Yolsuzluk, adaletsizlik, liyakatsizlik gibi kavramlar, yalnızca haberlerde değil, günlük sohbetlerde bile sıradan birer konu haline geldi.
Peki, bu yozlaşmanın derinleşmesinde negatif seleksiyon denilen bir sürecin rolü olabilir mi? Negatif seleksiyon, aslında bir tür doğal eleme mekanizmasıdır. Zararlı ya da işe yaramayan unsurların elenmesi, toplumun daha sağlıklı bir yapıya kavuşmasını sağlar. Ancak Türkiye’de son yıllarda bu mekanizma ya işlemez hale geldi ya da tersine çalışmaya başladı.
Yani zararlı unsurlar sistemde güç kazandı, faydalı unsurlar ise sistemin dışına itildi. Her toplum, yetenekli ve çalışkan bireylerin ön plana çıkmasıyla gelişir. Ancak son yıllarda Türkiye’de liyakatin yerini sadakat aldı. İş dünyasından kamu kurumlarına kadar pek çok yerde “kim daha yetenekli?” sorusundan çok, “kim daha bağlı?” sorusu soruluyor.
Bu da karar verici pozisyonlara yetkin olmayan kişilerin gelmesine neden oluyor. Örneğin, eğitim ve sağlık gibi hayati sektörlerde bile ehil olmayan kişilerin atanması, yalnızca sistemin değil, toplumun genel refahını da olumsuz etkiliyor. Negatif seleksiyon burada devre dışı kalıyor; tersine, sorunlara yol açan unsurlar ödüllendiriliyor.

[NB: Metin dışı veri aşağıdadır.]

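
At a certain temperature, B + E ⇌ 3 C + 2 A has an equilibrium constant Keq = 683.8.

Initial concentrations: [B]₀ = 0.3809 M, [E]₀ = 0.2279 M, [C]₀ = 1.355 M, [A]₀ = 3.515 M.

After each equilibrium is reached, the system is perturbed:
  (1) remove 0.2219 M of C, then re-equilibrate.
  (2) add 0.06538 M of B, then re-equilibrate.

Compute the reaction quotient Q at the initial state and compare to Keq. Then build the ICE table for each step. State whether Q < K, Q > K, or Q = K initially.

Q₀ = 354.1; Q < K (proceeds forward)

Q₀ = 354.1 vs Keq = 683.8 ⇒ Q<K, forward
Step 1:
                   B          E          C          A
  init        0.3809     0.2279      1.355      3.515
  Δ         -0.04352   -0.04352     0.1306    0.08704
  eq          0.3374     0.1844      1.486      3.602
  solve Keq expr → x = 0.04352; check Q = 683.8
Then remove 0.2219 M of C.
Step 2:
                   B          E          C          A
  init        0.3374     0.1844      1.264      3.602
  Δ         -0.02858   -0.02858    0.08573    0.05716
  eq          0.3088     0.1558      1.349      3.659
  solve Keq expr → x = 0.02858; check Q = 683.8
Then add 0.06538 M of B.
Step 3:
                   B          E          C          A
  init        0.3742     0.1558      1.349      3.659
  Δ         -0.01126   -0.01126    0.03378    0.02252
  eq          0.3629     0.1445      1.383      3.682
  solve Keq expr → x = 0.01126; check Q = 683.8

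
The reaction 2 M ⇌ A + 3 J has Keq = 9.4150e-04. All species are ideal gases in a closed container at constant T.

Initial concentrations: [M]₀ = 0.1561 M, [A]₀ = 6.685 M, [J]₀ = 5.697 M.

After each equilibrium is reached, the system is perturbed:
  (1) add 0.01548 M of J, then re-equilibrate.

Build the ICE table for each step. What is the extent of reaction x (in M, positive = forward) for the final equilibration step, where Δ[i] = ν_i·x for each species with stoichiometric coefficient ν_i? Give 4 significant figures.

Q₀ = 5.0726e+04 vs Keq = 9.4150e-04 ⇒ Q>K, reverse
Step 1:
                  M         A         J
  I          0.1561     6.685     5.697
  C           3.703    -1.851    -5.554
  E           3.859     4.834    0.1426
  solve Keq expr → x = -1.851; check Q = 9.4150e-04
Then add 0.01548 M of J.
Step 2:
                  M         A         J
  I           3.859     4.834    0.1581
  C         0.01012  -0.00506  -0.01518
  E           3.869     4.828    0.1429
  solve Keq expr → x = -0.00506; check Q = 9.4150e-04

x = -0.00506 M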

Adalet bir toplumun belkemiğidir. Hukukun üstünlüğü zayıfladığında, yalnızca bireylerin değil, kurumların da güvenilirliği sarsılır. Türkiye’de son yıllarda hukuki sistemdeki bozulmalar, toplumda “hak yerini bulmuyor” algısını güçlendirdi. Adalet mekanizması, yanlışları düzeltmek ve toplumu korumak için var. Ancak bu mekanizma işlemediğinde, yozlaşma hızla artıyor. Adaletin eksik olduğu bir ortamda etik dışı davranışlar giderek daha fazla normalleşiyor. Toplumun ahlaki yapısı da yozlaşmadan payını alıyor.

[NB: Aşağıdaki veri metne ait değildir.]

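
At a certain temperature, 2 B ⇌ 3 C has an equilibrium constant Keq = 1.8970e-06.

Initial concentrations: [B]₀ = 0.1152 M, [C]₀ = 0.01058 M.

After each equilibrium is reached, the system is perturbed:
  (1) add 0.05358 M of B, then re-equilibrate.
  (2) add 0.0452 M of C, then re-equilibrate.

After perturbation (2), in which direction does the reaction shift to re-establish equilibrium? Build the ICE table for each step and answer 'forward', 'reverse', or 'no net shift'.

Q₀ = 8.9238e-05 vs Keq = 1.8970e-06 ⇒ Q>K, reverse
Step 1:
                    B           C
  I            0.1152     0.01058
  C          0.005043   -0.007564
  E            0.1202    0.003016
  solve Keq expr → x = -0.002521; check Q = 1.8970e-06
Then add 0.05358 M of B.
Step 2:
                    B           C
  I            0.1738    0.003016
  C       -5.5444e-04  8.3166e-04
  E            0.1733    0.003847
  solve Keq expr → x = 2.7722e-04; check Q = 1.8970e-06
Then add 0.0452 M of C.
Step 3:
                    B           C
  I            0.1733     0.04905
  C           0.02985    -0.04477
  E            0.2031    0.004277
  solve Keq expr → x = -0.01492; check Q = 1.8970e-06

Direction: reverse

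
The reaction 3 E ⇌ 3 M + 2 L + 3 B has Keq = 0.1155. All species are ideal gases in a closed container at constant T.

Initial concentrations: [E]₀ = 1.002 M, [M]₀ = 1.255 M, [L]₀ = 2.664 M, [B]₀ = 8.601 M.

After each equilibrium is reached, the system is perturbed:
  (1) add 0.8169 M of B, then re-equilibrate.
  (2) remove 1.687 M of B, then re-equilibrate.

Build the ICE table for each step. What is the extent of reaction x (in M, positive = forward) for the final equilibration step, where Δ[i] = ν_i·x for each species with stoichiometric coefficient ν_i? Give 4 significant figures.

x = 0.006622 M

Q₀ = 8872 vs Keq = 0.1155 ⇒ Q>K, reverse
Step 1:
                  E         M         L         B
  Initial     1.002     1.255     2.664     8.601
  Change      1.162    -1.162   -0.7749    -1.162
  Equil       2.164   0.09272     1.889     7.439
  solve Keq expr → x = -0.3874; check Q = 0.1155
Then add 0.8169 M of B.
Step 2:
                  E         M         L         B
  Initial     2.164   0.09272     1.889     8.256
  Change   0.008586 -0.008586 -0.005724 -0.008586
  Equil       2.173   0.08413     1.883     8.247
  solve Keq expr → x = -0.002862; check Q = 0.1155
Then remove 1.687 M of B.
Step 3:
                  E         M         L         B
  Initial     2.173   0.08413     1.883      6.56
  Change   -0.01987   0.01987   0.01324   0.01987
  Equil       2.153     0.104     1.897      6.58
  solve Keq expr → x = 0.006622; check Q = 0.1155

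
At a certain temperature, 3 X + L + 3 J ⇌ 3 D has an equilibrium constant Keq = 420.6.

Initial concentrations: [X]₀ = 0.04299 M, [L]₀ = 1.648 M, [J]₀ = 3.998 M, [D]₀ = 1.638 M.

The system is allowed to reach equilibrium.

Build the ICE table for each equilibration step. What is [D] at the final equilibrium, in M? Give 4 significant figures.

Q₀ = 525.2 vs Keq = 420.6 ⇒ Q>K, reverse
Step 1:
                    X           L           J           D
  Initial     0.04299       1.648       3.998       1.638
  Change     0.003168    0.001056    0.003168   -0.003168
  Equil       0.04616       1.649       4.001       1.635
  solve Keq expr → x = -0.001056; check Q = 420.6

[D]_eq = 1.635 M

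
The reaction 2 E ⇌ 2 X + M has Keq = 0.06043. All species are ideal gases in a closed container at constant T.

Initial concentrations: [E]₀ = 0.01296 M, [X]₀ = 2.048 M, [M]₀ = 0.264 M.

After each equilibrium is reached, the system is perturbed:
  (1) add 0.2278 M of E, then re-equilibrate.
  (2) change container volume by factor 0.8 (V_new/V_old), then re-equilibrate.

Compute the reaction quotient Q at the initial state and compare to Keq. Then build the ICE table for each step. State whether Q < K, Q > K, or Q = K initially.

Q₀ = 6593; Q > K (proceeds reverse)

Q₀ = 6593 vs Keq = 0.06043 ⇒ Q>K, reverse
Step 1:
                  E         X         M
  init      0.01296     2.048     0.264
  Δ          0.5138   -0.5138   -0.2569
  eq         0.5267     1.534  0.007122
  solve Keq expr → x = -0.2569; check Q = 0.06043
Then add 0.2278 M of E.
Step 2:
                  E         X         M
  init       0.7545     1.534  0.007122
  Δ        -0.01346   0.01346  0.006732
  eq         0.7411     1.548   0.01385
  solve Keq expr → x = 0.006732; check Q = 0.06043
Then change container volume by factor 0.8 (V_new/V_old).
Step 3:
                  E         X         M
  init       0.9263     1.935   0.01732
  Δ         0.00636  -0.00636  -0.00318
  eq         0.9327     1.928   0.01414
  solve Keq expr → x = -0.00318; check Q = 0.06043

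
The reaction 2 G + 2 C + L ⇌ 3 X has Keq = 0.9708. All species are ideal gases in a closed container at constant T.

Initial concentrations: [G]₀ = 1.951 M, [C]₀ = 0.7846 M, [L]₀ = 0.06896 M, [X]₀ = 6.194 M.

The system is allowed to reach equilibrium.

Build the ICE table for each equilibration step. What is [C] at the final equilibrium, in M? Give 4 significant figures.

Q₀ = 1471 vs Keq = 0.9708 ⇒ Q>K, reverse
Step 1:
                    G           C           L           X
  I             1.951      0.7846     0.06896       6.194
  C             1.568       1.568      0.7839      -2.352
  E             3.519       2.352      0.8528       3.842
  solve Keq expr → x = -0.7839; check Q = 0.9708

[C]_eq = 2.352 M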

Dayanışma ve adalet gibi değerler yerini bireysel çıkarcılığa bırakıyor. Usulsüzlük, rüşvet, adam kayırma gibi davranışlar artık kimseyi şaşırtmıyor. Medyanın ve sosyal medyanın bu süreçteki rolü de önemli. Bazı televizyon programları ve içerikler, etik dışı davranışları cazip hale getiriyor. Çıkarcılık ve yozlaşma yalnızca görünür olmakla kalmıyor, bir yaşam tarzı gibi sunuluyor. Gelir adaletsizliği ve eğitimdeki fırsat eşitsizliği de toplumu derinden etkiliyor. Fırsat eşitsizliği olan bir yerde, insanlar sistemden umudunu keser.
Bu da hem bireysel hem de toplumsal düzeyde bir çöküşü beraberinde getirir. Bir öğrenci, ne kadar çalışırsa çalışsın liyakate değil, bağlantılara değer verilen bir dünyada başarılı olamayacağını düşünürse neden çaba göstersin? Bu umutsuzluk döngüsü, yeni bir yozlaşma neslinin oluşmasına yol açar.
Yozlaşma, bir toplumun kaderi olamaz. Doğru politikalarla, sağlam bir adalet sistemiyle ve güçlü bir eğitimle negatif seleksiyon yeniden işletilebilir. Bunun için toplumsal bir farkındalık gerekiyor. Her bireyin bu çöküşü durdurmak için kendi sorumluluğunu alması şart. Unutmayalım, toplumların geleceği, sadece bugünkü tercihleriyle değil, neyi eler ve neyi besler olduklarıyla da şekillenir.